Les deux candidats jouaient gros dans cette joute oratoire. L’enjeu ? L’incarnation du vote utile à droite. Si Éric Zemmour n’a pas commis d’erreur fatale, il a été mis en difficulté par sa rivale qui sort renforcée de la séquence.

"Ils ne vont pas dîner ensemble hein". À la fin du débat entre Valérie Pécresse et Éric Zemmour, un micro mal coupé diffuse à l’antenne une petite phrase d’un technicien de LCI qui, malgré lui, a parfaitement résumé le débat parfois plus que tendu entre la candidate de LR et celui de Reconquête.

Il faut dire que ce 10 mars au soir, les deux participants jouaient leur va-tout. La présidente de la région Ile-de-France devait faire oublier son meeting raté du Zénith et enrayer sa chute dans les sondages. Le polémiste, de son côté, devait réussir à prendre le dessus sur sa rivale pour incarner le "vote utile" de l’électorat de droite conservatrice. Pas de round d’observation, les deux rivaux ont lancé d’emblée les hostilités, bien aidés par les journalistes qui, en guise d'entrée en matière ont posé à Valérie Pécresse la question suivante : "Pourquoi Éric Zemmour serait un mauvais président ?".

Débats tendus

Les trois quarts du débat se sont axés sur des thématiques chères à l’électorat de droite : gaullisme, islam, immigration, identité, sécurité, expulsions... Les sujets tels que l’environnement ou l’économie n’ont été évoqués qu’en toute fin de d’émission.

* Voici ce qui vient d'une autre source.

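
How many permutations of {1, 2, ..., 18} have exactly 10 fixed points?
Choose the 10 fixed points C(18,10) = 43758, derange the rest: !8 = Σ_{j=0}^{8} (-1)^j·8!/j! = 40320 - 40320 + 20160 - 6720 + 1680 - 336 + 56 - 8 + 1 = 14833. Product = 43758 × 14833 = 649062414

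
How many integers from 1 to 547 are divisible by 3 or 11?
⌊547/3⌋ + ⌊547/11⌋ - ⌊547/33⌋ = 182 + 49 - 16 = 215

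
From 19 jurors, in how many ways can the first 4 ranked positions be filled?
P(19,4) = 19!/(19-4)! = 93024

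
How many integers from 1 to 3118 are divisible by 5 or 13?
⌊3118/5⌋ + ⌊3118/13⌋ - ⌊3118/65⌋ = 623 + 239 - 47 = 815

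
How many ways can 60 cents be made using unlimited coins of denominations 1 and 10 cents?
Coefficient of x^60 in 1/(1-x^1) · 1/(1-x^10). Use j coins of 10 for j = 0..⌊60/10⌋ = 6, the rest in 1s: 6 + 1 = 7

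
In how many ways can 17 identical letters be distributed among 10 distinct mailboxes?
C(17+10-1, 10-1) = C(26, 9) = 3124550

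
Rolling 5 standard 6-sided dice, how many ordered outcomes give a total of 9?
Coefficient of x^9 in (x + x² + ... + x^6)^5. By inclusion-exclusion on dice exceeding 6: Σ_j (-1)^j C(5,j)·C(9-1-6j, 4) = C(5,0)·C(8,4) = 1·70 = 70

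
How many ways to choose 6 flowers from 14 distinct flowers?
C(14,6) = 14!/(6!×8!) = 3003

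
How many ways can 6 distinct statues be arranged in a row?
6! = 720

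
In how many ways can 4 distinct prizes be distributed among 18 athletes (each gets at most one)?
P(18,4) = 18!/(18-4)! = 73440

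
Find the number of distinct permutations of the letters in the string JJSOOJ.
6! / (2! × 3! × 1!) = 60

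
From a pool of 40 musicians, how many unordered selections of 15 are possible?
C(40,15) = 40!/(15!×25!) = 40225345056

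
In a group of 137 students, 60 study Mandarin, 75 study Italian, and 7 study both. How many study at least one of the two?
|A∪B| = |A| + |B| - |A∩B| = 60 + 75 - 7 = 128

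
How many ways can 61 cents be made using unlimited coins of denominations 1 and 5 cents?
Coefficient of x^61 in 1/(1-x^1) · 1/(1-x^5). Use j coins of 5 for j = 0..⌊61/5⌋ = 12, the rest in 1s: 12 + 1 = 13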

Dommage, puisque ce sont sur ces sujets que les deux candidats ont semblé le plus à leur aise.

Sur chacune des thématiques qui se sont succédé, Valérie Pécresse et Éric Zemmour ont cherché à discréditer l'autre. La gagnante de la primaire LR a décrit son adversaire comme un "idéologue", "un doctrinaire inhumain", un "président qui sera impuissant". Ce dernier a essayé de la dépeindre comme un clone d’Emmanuel Macron ("Madame Pécresse, c’est Madame 20h02. A 20h02, elle appellera à voter pour Emmanuel Macron"), une élue manquant de fermeté sur le régalien et adoptant à l’occasion une ligne communautariste mais également une "gaulliste de pacotille".

Les deux "boxeurs" ont également pratiqué le name dropping pour se nuire mutuellement. Ainsi, Valérie Pécresse a listé une série de "nazis" présents dans les équipes de d’Eric Zemmour, tout en pointant une proximité avec Tariq Ramadan. Le candidat de Reconquête a, pour sa part, fait l’inventaire des supposés "islamo-droitistes" présents chez LR, citant notamment "Jean-Christophe Lagarde, l’allié des islamistes".

La question de l’islam a longuement été évoquée, Éric Zemmour soutenant "qu’islam et islamisme c’est la même chose". Valérie Pécresse affirmant l’inverse et adoptant des propos proches de ceux d’Emmanuel Macron sur le sujet.

Valérie Pécresse marque des points

Si les sondages des jours à venir serviront de juges, Valérie Pécresse a clairement marqué des points. Pugnace, ne se laissant pas intimider, elle a eu le temps de dérouler son programme et de démonter à plusieurs reprises les arguments de son interlocuteur, notamment sur la question des aides sociales aux étrangers ou des expulsions. De quoi solidifier son socle ? C’est certain. De quoi faire revenir chez LR les électeurs hésitant entre elle et Éric Zemmour ? Probablement. Si son rival n’a pas commis de "boulette fatale", il a parfois été mis en difficulté et a montré aux yeux de tous qu’il n’était pas "imprenable en débat" (certaines séquences face à Jean-Luc Mélenchon ou Bruno Le Maire montraient déjà cela). En revanche, il semble s’être tiré une balle dans le pied en critiquant à plusieurs reprises Nicolas Sarkozy ou Jacques Chirac. Si ces attaques ont fait plaisir à ses fans, les électeurs de droite ont peut-être moyennement apprécié de voir des personnalités populaires critiquées de la sorte.